Law school is a sham
Cynical universities and a craven student-loan system profit. Students graduate into unemployment and crushing debt
By Steven J. Harper
“In the spring of 1974 — purely speculatively, I told myself — I took the Law School Admissions Test.
— Scott Turow, “One L: The Turbulent True Story of a First Year at Harvard Law School”
Unlike Scott Turow, I always wanted to be a lawyer. Once I entered law school in 1976, it never occurred to me that using my JD to earn a living would be a significant challenge, or that my student loans from college and law school—roughly $50,000 in 2012 dollars—would be anything other than a minor inconvenience. I’d heard stories about unemployed lawyers driving taxicabs, but they were irrelevant to the life I’d planned. In that respect, I was similar to most of today’s prelaw students, who are convinced that bad things happen only to someone else. The difference is that the current prospects for law graduates are far worse than my contemporaries’ and mine ever were. Over the past two decades, the situation has deteriorated as student enrollments have grown to outpace the number of available new legal jobs by almost two to one. Deans who are determined to fill their classrooms have exploited prospective students who depend on federal student loan money to pay tuition. The result has been an unsustainable bubble.
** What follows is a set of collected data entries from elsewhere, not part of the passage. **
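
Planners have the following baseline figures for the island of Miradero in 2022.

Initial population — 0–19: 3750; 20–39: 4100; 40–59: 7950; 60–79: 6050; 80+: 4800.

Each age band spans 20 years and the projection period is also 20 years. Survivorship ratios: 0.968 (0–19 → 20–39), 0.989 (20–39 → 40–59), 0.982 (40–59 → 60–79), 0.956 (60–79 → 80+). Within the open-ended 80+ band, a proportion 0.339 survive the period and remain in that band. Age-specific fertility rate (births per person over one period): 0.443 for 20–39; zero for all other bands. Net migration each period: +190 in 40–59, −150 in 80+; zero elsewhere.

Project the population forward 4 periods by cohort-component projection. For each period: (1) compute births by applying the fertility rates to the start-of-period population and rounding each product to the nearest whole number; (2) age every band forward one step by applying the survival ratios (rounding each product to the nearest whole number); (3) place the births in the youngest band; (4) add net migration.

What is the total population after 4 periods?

10891

[period 1]
Births: 4100 × 0.443 = 1816
20–39: 3750 × 0.968 = 3630
40–59: 4100 × 0.989 = 4055
60–79: 7950 × 0.982 = 7807
80+: 6050 × 0.956 + 4800 × 0.339 = 5784 + 1627 = 7411
Net migration: 40–59 + 190 → 4245; 80+ − 150 → 7261
Population now: 0–19=1816, 20–39=3630, 40–59=4245, 60–79=7807, 80+=7261
[period 2]
Births: 3630 × 0.443 = 1608
20–39: 1816 × 0.968 = 1758
40–59: 3630 × 0.989 = 3590
60–79: 4245 × 0.982 = 4169
80+: 7807 × 0.956 + 7261 × 0.339 = 7463 + 2461 = 9924
Net migration: 40–59 + 190 → 3780; 80+ − 150 → 9774
Population now: 0–19=1608, 20–39=1758, 40–59=3780, 60–79=4169, 80+=9774
[period 3]
Births: 1758 × 0.443 = 779
20–39: 1608 × 0.968 = 1557
40–59: 1758 × 0.989 = 1739
60–79: 3780 × 0.982 = 3712
80+: 4169 × 0.956 + 9774 × 0.339 = 3986 + 3313 = 7299
Net migration: 40–59 + 190 → 1929; 80+ − 150 → 7149
Population now: 0–19=779, 20–39=1557, 40–59=1929, 60–79=3712, 80+=7149
[period 4]
Births: 1557 × 0.443 = 690
20–39: 779 × 0.968 = 754
40–59: 1557 × 0.989 = 1540
60–79: 1929 × 0.982 = 1894
80+: 3712 × 0.956 + 7149 × 0.339 = 3549 + 2424 = 5973
Net migration: 40–59 + 190 → 1730; 80+ − 150 → 5823
Population now: 0–19=690, 20–39=754, 40–59=1730, 60–79=1894, 80+=5823
Total after period 4: 690 + 754 + 1730 + 1894 + 5823 = 10891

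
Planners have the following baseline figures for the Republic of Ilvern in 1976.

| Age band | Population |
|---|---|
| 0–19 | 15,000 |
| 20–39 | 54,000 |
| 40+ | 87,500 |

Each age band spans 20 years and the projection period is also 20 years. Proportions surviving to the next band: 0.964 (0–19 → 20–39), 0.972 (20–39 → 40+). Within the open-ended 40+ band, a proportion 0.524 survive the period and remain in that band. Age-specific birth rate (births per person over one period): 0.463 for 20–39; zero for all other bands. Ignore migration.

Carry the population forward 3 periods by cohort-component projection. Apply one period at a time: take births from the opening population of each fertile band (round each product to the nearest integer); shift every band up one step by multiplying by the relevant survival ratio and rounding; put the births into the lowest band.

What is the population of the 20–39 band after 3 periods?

6454

After projecting period 1:
Births: 54000 × 0.463 = 25002
20–39: 15000 × 0.964 = 14460
40+: 54000 × 0.972 + 87500 × 0.524 = 52488 + 45850 = 98338
Giving 25002 / 14460 / 98338.
After projecting period 2:
Births: 14460 × 0.463 = 6695
20–39: 25002 × 0.964 = 24102
40+: 14460 × 0.972 + 98338 × 0.524 = 14055 + 51529 = 65584
Giving 6695 / 24102 / 65584.
After projecting period 3:
Births: 24102 × 0.463 = 11159
20–39: 6695 × 0.964 = 6454
40+: 24102 × 0.972 + 65584 × 0.524 = 23427 + 34366 = 57793
Giving 11159 / 6454 / 57793.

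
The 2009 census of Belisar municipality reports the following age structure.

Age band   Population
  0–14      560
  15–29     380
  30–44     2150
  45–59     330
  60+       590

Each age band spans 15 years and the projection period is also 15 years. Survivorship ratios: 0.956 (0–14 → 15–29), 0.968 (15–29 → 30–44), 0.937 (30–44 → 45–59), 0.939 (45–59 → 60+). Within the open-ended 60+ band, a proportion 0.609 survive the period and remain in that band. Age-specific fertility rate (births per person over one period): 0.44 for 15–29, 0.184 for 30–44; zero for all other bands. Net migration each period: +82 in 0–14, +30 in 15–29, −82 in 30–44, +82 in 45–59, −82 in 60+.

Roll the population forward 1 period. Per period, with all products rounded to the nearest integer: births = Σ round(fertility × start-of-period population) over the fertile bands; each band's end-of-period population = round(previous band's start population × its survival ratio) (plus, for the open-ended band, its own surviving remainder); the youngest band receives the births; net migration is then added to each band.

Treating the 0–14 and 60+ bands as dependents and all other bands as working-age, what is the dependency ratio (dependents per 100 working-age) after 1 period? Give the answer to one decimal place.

41.8

— Period 1 —
Births: 380 * 0.44 = 167  |  2150 * 0.184 = 396 ⇒ total 563
15–29: 560 * 0.956 = 535
30–44: 380 * 0.968 = 368
45–59: 2150 * 0.937 = 2015
60+: 330 * 0.939 + 590 * 0.609 = 310 + 359 = 669
Net migration: 0–14 + 82 → 645; 15–29 + 30 → 565; 30–44 − 82 → 286; 45–59 + 82 → 2097; 60+ − 82 → 587
Giving 645 / 565 / 286 / 2097 / 587.
Dependents (band 0–14 + band 60+) = 645 + 587 = 1232; working-age = 2948; ratio = 1232/2948 × 100 = 41.8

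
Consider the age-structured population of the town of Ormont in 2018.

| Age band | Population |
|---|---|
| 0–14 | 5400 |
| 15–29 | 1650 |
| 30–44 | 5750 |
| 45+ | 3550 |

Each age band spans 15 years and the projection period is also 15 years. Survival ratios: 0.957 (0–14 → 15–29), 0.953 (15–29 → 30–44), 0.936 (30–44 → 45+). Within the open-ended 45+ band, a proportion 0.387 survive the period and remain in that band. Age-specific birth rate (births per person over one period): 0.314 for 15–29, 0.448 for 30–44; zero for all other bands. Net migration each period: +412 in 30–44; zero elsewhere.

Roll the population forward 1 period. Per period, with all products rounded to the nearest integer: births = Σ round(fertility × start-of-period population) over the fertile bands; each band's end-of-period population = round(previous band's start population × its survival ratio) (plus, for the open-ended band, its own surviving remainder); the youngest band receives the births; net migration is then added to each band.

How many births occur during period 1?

Numbering the bands 1..4 from youngest to oldest:
— Period 1 —
Births: 1650 × 0.314 = 518, 5750 × 0.448 = 2576 — total 3094
Band 2: 5400 × 0.957 = 5168
Band 3: 1650 × 0.953 = 1572
Band 4: 5750 × 0.936 + 3550 × 0.387 = 5382 + 1374 = 6756
Net migration: Band 3 + 412 → 1984
Population now: 0–14=3094, 15–29=5168, 30–44=1984, 45+=6756

3094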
Law school applicants continue to overwhelm the number of places available for them, ignoring data that on their face should propel most aspiring attorneys away from a legal career. Only about half of today’s graduates can expect to find a full-time position requiring a legal degree. Meanwhile, law schools have grown in number and size to accommodate demand without regard to whether there will be jobs for their graduates. The first part of the equation— student demand—is the product of media images projecting the glamour of attorneys’ lives, the perception that a legal degree ensures financial security, and law school’s status as the traditional default option for students with no idea what to do with their lives. The second part of the equation—the increase in law school supply—was made possible by a revolutionary change in the method of legal education more than a century ago. It gave educators an easy way to transform law schools into profit centers for their universities. Decades later, student loans would provide the funding.
Today there’s a lawyer for every 265 Americans—more than twice the per capita number in 1970—but for future attorneys, there won’t be enough legal jobs for more than half of them. In 2008, the U.S. Department of Labor’s Bureau of Labor Statistics (BLS) estimated that for the ten-year period ending in 2018, the economy would produce an additional 98,500 legal jobs. In 2012, after the Great Recession decimated the market for attorneys, the BLS revised that estimate downward, to 73,600 openings from 2010 through 2020. Another prediction considered attrition in combination with the number of anticipated new attorneys on a state-by-state basis and concluded that through 2015 the number of new attorneys passing the bar exam would be more than twice the expected number of openings. Whichever of these statistics turns out to be closest, there’s little doubt that law graduates are already feeling the crunch. Fewer than half of 2011 graduates found jobs in private practice. Nine months after graduation, only 55 percent held full-time, long-term positions requiring a legal degree.